Can I ask you a question ? Without being rude- I have seen your threads about your beardies and would like to know if you have the cohabiting ? If so why ? As I don't agree with this at all.


----------



## Bradleybradleyc (May 7, 2012)

AuntyLizard said:


> Just to put things into perspective here and not being argumentative at all. I have lost an adult beardie to impaction on play sand which is why I took sand out of all my adult vivs and put them onto lino or floor tiles. I would never ever advise sand in a beardie viv but, that's my own personal view considering I lost one of my favourite beardies to impaction and it all happened really quickly too there was no time to try and save her.
> 
> Liz


I am sorry to hear your experiance with sand.


----------



## JoshN (Nov 13, 2009)

Bradleybradleyc said:


> adhisive you say... Out they come mate and any residu that's left, I thought they just normal tiles you were talking about, the adhesive fumes "could" kill you dragon. If you doing to use tiles get one that you slap on the bathroom wall/floor. Try to get ones that have a bit of a "surface" on them. Too smooth and it will cause your Beardie trouble moving about.

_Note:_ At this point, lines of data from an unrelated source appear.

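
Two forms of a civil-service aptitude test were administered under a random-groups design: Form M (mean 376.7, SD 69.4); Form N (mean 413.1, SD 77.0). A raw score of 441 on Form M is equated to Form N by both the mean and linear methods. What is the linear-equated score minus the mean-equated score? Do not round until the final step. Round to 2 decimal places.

7.04

Mean-equated: 441 + (413.1 − 376.7) = 477.40
Linear-equated: (77.0/69.4)(441 − 376.7) + 413.1 = 484.441
Difference = 484.441 − 477.40 = 7.04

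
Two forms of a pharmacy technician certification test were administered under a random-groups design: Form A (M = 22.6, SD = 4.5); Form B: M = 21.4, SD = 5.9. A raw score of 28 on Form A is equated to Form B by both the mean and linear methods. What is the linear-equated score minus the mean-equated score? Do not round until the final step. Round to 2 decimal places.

1.68

Mean-equated: 28 + (21.4 − 22.6) = 26.80
Linear-equated: (5.9/4.5)(28 − 22.6) + 21.4 = 28.480
Difference = 28.480 − 26.80 = 1.68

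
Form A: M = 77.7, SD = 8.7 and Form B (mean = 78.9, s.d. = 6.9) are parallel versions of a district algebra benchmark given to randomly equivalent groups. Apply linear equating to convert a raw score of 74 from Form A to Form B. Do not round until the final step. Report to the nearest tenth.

76.0

Linear equating: y = (SD_Y/SD_X)(x − M_X) + M_Y
y = (6.9/8.7)(74 − 77.7) + 78.9
y = 0.793103 × -3.7 + 78.9 = -2.9345 + 78.9 = 76.0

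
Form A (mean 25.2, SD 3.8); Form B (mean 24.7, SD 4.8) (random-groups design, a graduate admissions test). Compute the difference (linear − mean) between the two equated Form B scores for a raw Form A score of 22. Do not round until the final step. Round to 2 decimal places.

Mean-equated: 22 + (24.7 − 25.2) = 21.50
Linear-equated: (4.8/3.8)(22 − 25.2) + 24.7 = 20.658
Difference = 20.658 − 21.50 = -0.84

-0.84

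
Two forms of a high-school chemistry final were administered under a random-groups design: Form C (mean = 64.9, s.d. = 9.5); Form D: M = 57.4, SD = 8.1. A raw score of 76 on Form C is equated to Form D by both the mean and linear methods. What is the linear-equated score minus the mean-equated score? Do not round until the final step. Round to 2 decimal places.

Mean-equated: 76 + (57.4 − 64.9) = 68.50
Linear-equated: (8.1/9.5)(76 − 64.9) + 57.4 = 66.864
Difference = 66.864 − 68.50 = -1.64

-1.64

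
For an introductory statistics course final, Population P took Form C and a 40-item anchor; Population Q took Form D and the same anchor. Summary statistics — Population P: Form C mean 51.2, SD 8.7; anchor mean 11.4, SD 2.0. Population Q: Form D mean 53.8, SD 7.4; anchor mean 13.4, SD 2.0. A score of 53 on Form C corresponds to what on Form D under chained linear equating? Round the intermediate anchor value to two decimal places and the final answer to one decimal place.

47.9

Form C → anchor (Population P): v = (2.0/8.7)(53 − 51.2) + 11.4 = 11.81
anchor → Form D (Population Q): y = (7.4/2.0)(11.81 − 13.4) + 53.8 = 47.9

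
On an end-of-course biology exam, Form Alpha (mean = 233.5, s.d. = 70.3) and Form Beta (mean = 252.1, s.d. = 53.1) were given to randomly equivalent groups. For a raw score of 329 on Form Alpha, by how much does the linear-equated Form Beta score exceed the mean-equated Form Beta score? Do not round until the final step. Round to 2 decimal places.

Mean-equated: 329 + (252.1 − 233.5) = 347.60
Linear-equated: (53.1/70.3)(329 − 233.5) + 252.1 = 324.234
Difference = 324.234 − 347.60 = -23.37

-23.37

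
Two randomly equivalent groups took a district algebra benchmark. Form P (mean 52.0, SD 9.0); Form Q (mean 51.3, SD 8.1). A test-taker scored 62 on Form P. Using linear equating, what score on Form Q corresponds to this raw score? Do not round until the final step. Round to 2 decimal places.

60.30

Linear equating: y = (SD_Y/SD_X)(x − M_X) + M_Y
y = (8.1/9.0)(62 − 52.0) + 51.3
y = 0.900000 × 10.0 + 51.3 = 9.0000 + 51.3 = 60.30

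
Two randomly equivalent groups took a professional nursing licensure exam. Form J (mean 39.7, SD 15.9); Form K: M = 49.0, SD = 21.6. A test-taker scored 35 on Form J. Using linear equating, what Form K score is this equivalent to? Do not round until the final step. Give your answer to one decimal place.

42.6

Linear equating: y = (SD_Y/SD_X)(x − M_X) + M_Y
y = (21.6/15.9)(35 − 39.7) + 49.0
y = 1.358491 × -4.7 + 49.0 = -6.3849 + 49.0 = 42.6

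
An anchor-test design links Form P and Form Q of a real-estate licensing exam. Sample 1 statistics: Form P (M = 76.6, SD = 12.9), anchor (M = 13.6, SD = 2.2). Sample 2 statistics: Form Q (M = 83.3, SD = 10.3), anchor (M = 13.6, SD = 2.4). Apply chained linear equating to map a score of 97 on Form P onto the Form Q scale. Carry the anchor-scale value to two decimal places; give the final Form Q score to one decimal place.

Form P → anchor (Sample 1): v = (2.2/12.9)(97 − 76.6) + 13.6 = 17.08
anchor → Form Q (Sample 2): y = (10.3/2.4)(17.08 − 13.6) + 83.3 = 98.2

98.2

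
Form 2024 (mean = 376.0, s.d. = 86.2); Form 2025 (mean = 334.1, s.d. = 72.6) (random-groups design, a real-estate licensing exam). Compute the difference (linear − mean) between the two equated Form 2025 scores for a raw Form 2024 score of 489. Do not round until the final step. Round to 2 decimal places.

Mean-equated: 489 + (334.1 − 376.0) = 447.10
Linear-equated: (72.6/86.2)(489 − 376.0) + 334.1 = 429.272
Difference = 429.272 − 447.10 = -17.83

-17.83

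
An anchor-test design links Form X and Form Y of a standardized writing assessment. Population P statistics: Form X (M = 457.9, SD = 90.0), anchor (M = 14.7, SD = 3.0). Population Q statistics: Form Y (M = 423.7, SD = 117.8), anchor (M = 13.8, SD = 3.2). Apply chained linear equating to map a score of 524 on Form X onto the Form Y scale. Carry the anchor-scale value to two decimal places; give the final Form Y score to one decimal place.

Form X → anchor (Population P): v = (3.0/90.0)(524 − 457.9) + 14.7 = 16.90
anchor → Form Y (Population Q): y = (117.8/3.2)(16.90 − 13.8) + 423.7 = 537.8

537.8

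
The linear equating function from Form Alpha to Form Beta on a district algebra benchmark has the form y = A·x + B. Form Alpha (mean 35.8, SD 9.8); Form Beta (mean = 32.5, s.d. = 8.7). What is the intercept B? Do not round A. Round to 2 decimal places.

A = SD_Y / SD_X = 8.7 / 9.8 = 0.887755
B = M_Y − A·M_X = 32.5 − 0.887755 × 35.8 = 0.72

0.72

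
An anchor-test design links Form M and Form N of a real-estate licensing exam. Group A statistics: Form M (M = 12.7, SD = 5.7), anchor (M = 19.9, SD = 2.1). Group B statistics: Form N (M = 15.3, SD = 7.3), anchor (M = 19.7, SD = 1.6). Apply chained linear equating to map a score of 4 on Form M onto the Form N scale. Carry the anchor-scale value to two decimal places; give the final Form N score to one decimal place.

1.6

Form M → anchor (Group A): v = (2.1/5.7)(4 − 12.7) + 19.9 = 16.69
anchor → Form N (Group B): y = (7.3/1.6)(16.69 − 19.7) + 15.3 = 1.6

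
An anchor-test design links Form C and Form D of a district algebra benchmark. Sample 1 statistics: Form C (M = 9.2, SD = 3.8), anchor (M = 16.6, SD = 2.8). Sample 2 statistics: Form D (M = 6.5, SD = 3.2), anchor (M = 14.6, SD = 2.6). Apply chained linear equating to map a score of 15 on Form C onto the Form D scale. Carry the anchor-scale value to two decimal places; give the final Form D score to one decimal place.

14.2

Form C → anchor (Sample 1): v = (2.8/3.8)(15 − 9.2) + 16.6 = 20.87
anchor → Form D (Sample 2): y = (3.2/2.6)(20.87 − 14.6) + 6.5 = 14.2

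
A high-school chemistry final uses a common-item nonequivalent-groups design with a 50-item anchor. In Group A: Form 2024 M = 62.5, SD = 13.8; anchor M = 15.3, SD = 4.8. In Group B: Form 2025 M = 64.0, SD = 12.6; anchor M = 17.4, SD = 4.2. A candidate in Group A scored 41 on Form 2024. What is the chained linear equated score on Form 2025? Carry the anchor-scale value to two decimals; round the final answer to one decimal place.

Form 2024 → anchor (Group A): v = (4.8/13.8)(41 − 62.5) + 15.3 = 7.82
anchor → Form 2025 (Group B): y = (12.6/4.2)(7.82 − 17.4) + 64.0 = 35.3

35.3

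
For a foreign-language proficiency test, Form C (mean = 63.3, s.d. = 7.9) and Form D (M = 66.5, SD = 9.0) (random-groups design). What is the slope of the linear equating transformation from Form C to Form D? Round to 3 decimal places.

1.139

A = SD_Y / SD_X = 9.0 / 7.9 = 1.139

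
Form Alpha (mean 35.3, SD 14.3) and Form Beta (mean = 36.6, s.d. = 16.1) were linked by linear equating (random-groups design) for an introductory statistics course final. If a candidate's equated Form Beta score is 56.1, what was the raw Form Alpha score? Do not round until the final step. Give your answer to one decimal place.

Invert y = (SD_Y/SD_X)(x − M_X) + M_Y:
x = (SD_X/SD_Y)(y − M_Y) + M_X = (14.3/16.1)(56.1 − 36.6) + 35.3
x = 0.888199 × 19.500 + 35.3 = 52.6

52.6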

It's only adhesive in the form of peel off and stick down, there are no fumes at all, more like a strong selotape. They are slate effect and have a roughness to them (if you run your nails over they catch).

Couple of quick snaps here to show you what I mean. :2thumb:


----------



## Bradleybradleyc (May 7, 2012)

JoshN said:


> It's only adhesive in the form of peel off and stick down, there are no fumes at all, more like a strong selotape. They are slate effect and have a roughness to them (if you run your nails over they catch).
> 
> Couple of quick snaps here to show you what I mean. :2thumb:
> 
> ...


I wouldn't chance it mate, as you said the tiles are already Goin "floppy" under the temps required


----------